I recently had a conversation with a mother who is concerned about her daughter’s experiences at school with mean girls. You know, mean girls: the scourge of the middle grades and beyond. Perhaps from a need to build themselves up, these mean girls seek to tear others down, hoping to place themselves upon a pedestal made from the broken backs of others. They’re a wily bunch, traveling in packs like wild dogs and just as cruel and exacting in their ferocity.
As the mother of two girls, I’m terrified of them. Let me clarify that. I am not personally afraid of them. I know that I can take them on, all swagger and rage in my momma bear persona if need be. But I won’t do that, because taking on the mean girls is no longer my fight, thankfully. I know all too well the damage they can inflict upon a girl’s developing psyche, i.e., my girls’ psyches. Like most women my age, I think back to Little House on the Prairie and that quintessential mean girl: Nellie Olsen. But Nellie is likely tame compared to the mean girls of today.
What scares me is that like so many other battles kids have to face, they generally face this one alone. Their own shaky self-worth is pitted against a small clique wielding its power far beyond the playground. Yet, as cruel as they can seem to their peers, they are also masters of duplicity, who shape-shift into sweetness and light when necessary or advantageous.
And so, how do we, as a society, train our girls to combat this enemy? This enemy, who is as much us as we are them?
I think the answer lies in teaching our girls to listen to and to value their intrinsic worth. So often, it seems that we praise our children for extrinsic manifestations: grades, awards, medals, and other tangible proof that they have merit by society’s standards. But what about teaching them to calibrate their own personal meters of self-worth? To encourage them to pursue activities that allow them to feel good about themselves, regardless of the the points earned, the time on the clock, or the evidence of whatever our flavor-of-the-month society deems valuable?
It occurs to me that many of the pursuits that interest me as an adult fall into this category of intrinsically worthy. I run, not because I will win any races, but because I like how three miles feels: like an accomplishment, even at my turtle pace. I do yoga because it clears the chatter in my mind, including those mean girl demons that still, somehow, sometimes, reside within. I spend time outdoors because nature heals and restores my spirit. And I write because it’s one creative pursuit that makes me feel exceptional, even if I choose not to share it with others. And I think a lot of women get the same positive energies from a wide variety of activities that allow them to be creative and active by striving towards personal goals that are both public and private.
In my youth, I tried some sports, but I was without much natural grace, and was therefore pretty mediocre. Plus, that domain seemed to belong to my siblings and not to me.
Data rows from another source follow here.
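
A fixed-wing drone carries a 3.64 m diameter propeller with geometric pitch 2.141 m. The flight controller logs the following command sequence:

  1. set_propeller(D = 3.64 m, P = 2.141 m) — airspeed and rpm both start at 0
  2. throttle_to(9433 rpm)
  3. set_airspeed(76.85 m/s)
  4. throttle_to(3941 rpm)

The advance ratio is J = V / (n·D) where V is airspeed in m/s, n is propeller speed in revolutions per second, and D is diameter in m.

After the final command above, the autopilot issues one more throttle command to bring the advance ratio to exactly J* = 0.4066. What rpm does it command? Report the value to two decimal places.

rpm = 3115.49

set_propeller: D = 3.64 m, P = 2.141 m (p = P/D = 0.588187); state ← (V=0, rpm=0)
throttle_to(9433): rpm ← 9433
set_airspeed(76.85): V ← 76.85 m/s
throttle_to(3941): rpm ← 3941
final state: V = 76.85 m/s, rpm = 3941 → n = rpm/60 = 65.683333 rev/s
target J* = 0.4066; solve J* = V/(n·D) for n: n = V/(J*·D) = 76.85/(0.4066 × 3.64) = 51.924834 rev/s
rpm = 60·n = 3115.490019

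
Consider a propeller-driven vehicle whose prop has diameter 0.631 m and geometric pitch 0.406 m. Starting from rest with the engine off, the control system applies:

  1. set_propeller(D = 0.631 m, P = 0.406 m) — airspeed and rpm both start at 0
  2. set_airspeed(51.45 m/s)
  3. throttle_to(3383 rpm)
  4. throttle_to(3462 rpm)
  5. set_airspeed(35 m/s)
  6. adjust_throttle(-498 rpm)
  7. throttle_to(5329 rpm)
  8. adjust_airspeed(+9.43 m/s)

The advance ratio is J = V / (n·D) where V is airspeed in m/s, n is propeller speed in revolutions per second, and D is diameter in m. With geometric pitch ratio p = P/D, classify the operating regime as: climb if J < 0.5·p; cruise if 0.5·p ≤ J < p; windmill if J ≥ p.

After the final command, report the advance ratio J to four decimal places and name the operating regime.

J = 0.7928, regime = windmill

set_propeller: D = 0.631 m, P = 0.406 m (p = P/D = 0.643423); state ← (V=0, rpm=0)
set_airspeed(51.45): V ← 51.45 m/s
throttle_to(3383): rpm ← 3383
throttle_to(3462): rpm ← 3462
set_airspeed(35): V ← 35 m/s
adjust_throttle(-498): rpm ← 3462 -498 = 2964
throttle_to(5329): rpm ← 5329
adjust_airspeed(+9.43): V ← 35 +9.43 = 44.43 m/s
final state: V = 44.43 m/s, rpm = 5329 → n = rpm/60 = 88.816667 rev/s
J = V / (n·D) = 44.43 / (88.816667 × 0.631) = 0.792780
regime bands: climb J<0.3217 | cruise [0.3217, 0.6434) | windmill J≥0.6434
J = 0.7928 → windmill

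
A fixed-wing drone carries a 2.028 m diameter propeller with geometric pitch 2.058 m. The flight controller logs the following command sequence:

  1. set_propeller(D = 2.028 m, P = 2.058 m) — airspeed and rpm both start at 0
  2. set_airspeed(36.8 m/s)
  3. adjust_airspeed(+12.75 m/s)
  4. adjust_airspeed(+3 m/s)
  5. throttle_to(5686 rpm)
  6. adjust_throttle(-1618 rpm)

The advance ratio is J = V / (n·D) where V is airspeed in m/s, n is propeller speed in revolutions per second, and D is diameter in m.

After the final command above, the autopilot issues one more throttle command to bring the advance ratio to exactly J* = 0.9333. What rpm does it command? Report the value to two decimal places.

set_propeller: D = 2.028 m, P = 2.058 m (p = P/D = 1.014793); state ← (V=0, rpm=0)
set_airspeed(36.8): V ← 36.8 m/s
adjust_airspeed(+12.75): V ← 36.8 +12.75 = 49.55 m/s
adjust_airspeed(+3): V ← 49.55 +3 = 52.55 m/s
throttle_to(5686): rpm ← 5686
adjust_throttle(-1618): rpm ← 5686 -1618 = 4068
final state: V = 52.55 m/s, rpm = 4068 → n = rpm/60 = 67.800000 rev/s
target J* = 0.9333; solve J* = V/(n·D) for n: n = V/(J*·D) = 52.55/(0.9333 × 2.028) = 27.764094 rev/s
rpm = 60·n = 1665.845631

rpm = 1665.85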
I tried music, which I enjoyed, but which was more work for me than I was willing to do. I could never quite make it to the elusive First Chair. I don’t think I realized at the time that I could play just for my own enjoyment. It took me a long time to find niches that felt right for me. The more that we can find ways to encourage our daughters to engage in activities that don’t require judgment and winner / loser brackets – those extrinsically valued rewards that our culture esteems so highly – the stronger these girls will become. The more ready they will be to face those mean girls – those who lurk on the playgrounds as well as within – and to perhaps encourage them to show their softer side. Not everything need be a competition with a single alpha female triumphing over the rest.
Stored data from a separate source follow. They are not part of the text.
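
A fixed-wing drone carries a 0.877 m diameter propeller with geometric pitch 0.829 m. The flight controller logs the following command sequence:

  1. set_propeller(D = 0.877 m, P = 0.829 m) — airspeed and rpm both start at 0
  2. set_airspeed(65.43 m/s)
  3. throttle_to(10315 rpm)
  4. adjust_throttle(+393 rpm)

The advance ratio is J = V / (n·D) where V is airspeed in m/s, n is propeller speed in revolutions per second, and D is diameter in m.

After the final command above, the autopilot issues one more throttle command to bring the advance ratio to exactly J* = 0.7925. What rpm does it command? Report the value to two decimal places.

set_propeller: D = 0.877 m, P = 0.829 m (p = P/D = 0.945268); state ← (V=0, rpm=0)
set_airspeed(65.43): V ← 65.43 m/s
throttle_to(10315): rpm ← 10315
adjust_throttle(+393): rpm ← 10315 +393 = 10708
final state: V = 65.43 m/s, rpm = 10708 → n = rpm/60 = 178.466667 rev/s
target J* = 0.7925; solve J* = V/(n·D) for n: n = V/(J*·D) = 65.43/(0.7925 × 0.877) = 94.140837 rev/s
rpm = 60·n = 5648.450230

rpm = 5648.45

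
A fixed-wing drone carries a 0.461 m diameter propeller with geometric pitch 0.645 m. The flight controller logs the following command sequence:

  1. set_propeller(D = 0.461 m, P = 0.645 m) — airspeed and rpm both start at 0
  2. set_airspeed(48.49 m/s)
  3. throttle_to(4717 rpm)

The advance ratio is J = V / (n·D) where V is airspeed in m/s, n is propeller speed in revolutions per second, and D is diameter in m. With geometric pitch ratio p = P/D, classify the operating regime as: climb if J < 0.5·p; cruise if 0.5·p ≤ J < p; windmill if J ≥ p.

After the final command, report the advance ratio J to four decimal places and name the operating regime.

J = 1.3379, regime = cruise

set_propeller: D = 0.461 m, P = 0.645 m (p = P/D = 1.399132); state ← (V=0, rpm=0)
set_airspeed(48.49): V ← 48.49 m/s
throttle_to(4717): rpm ← 4717
final state: V = 48.49 m/s, rpm = 4717 → n = rpm/60 = 78.616667 rev/s
J = V / (n·D) = 48.49 / (78.616667 × 0.461) = 1.337940
regime bands: climb J<0.6996 | cruise [0.6996, 1.3991) | windmill J≥1.3991
J = 1.3379 → cruise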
But I have to ask myself: How did I get to this point? How did I become comfortable in my own skin? It was certainly a long journey for me. I know that it isn’t the mere passage of time that guided me to my own personal satisfaction with myself. But I can’t really pinpoint what occurred or when. Is it the wisdom imparted by experiences I’ve had that make my life at forty-three years so much more bearable than it was at thirteen? Am I just better skilled at seeking out those who are like-minded and at resisting the vortex of those mean girls who, yes, I still encounter among my colleagues? And how do we adults help create a new social value, where competition is replaced by community?
I don’t know the answers to these questions any more than my daughters would if I asked them. And just as there are aspects of parenting that I do without much thought, there are others that I do very deliberately, like limiting my daughters’ exposure to media that promotes images of women that are not only unrealistic but utterly unattainable without a troupe of professional Photoshop artists.
There is a beauty that comes from within, from a sense of poise and confidence that is innate at our beginnings and which it is possible to regain from resilience and the conviction that, yes, you are worthy. Intrinsically and beautifully worthy. And it is that worth that we need to help our daughters reclaim, and not reclaim for them, for that defeats the purpose altogether. It should be our wish that each girl blaze her own unique path, and along the way, seek out those glimmers that lead to her own personal, intrinsic happiness.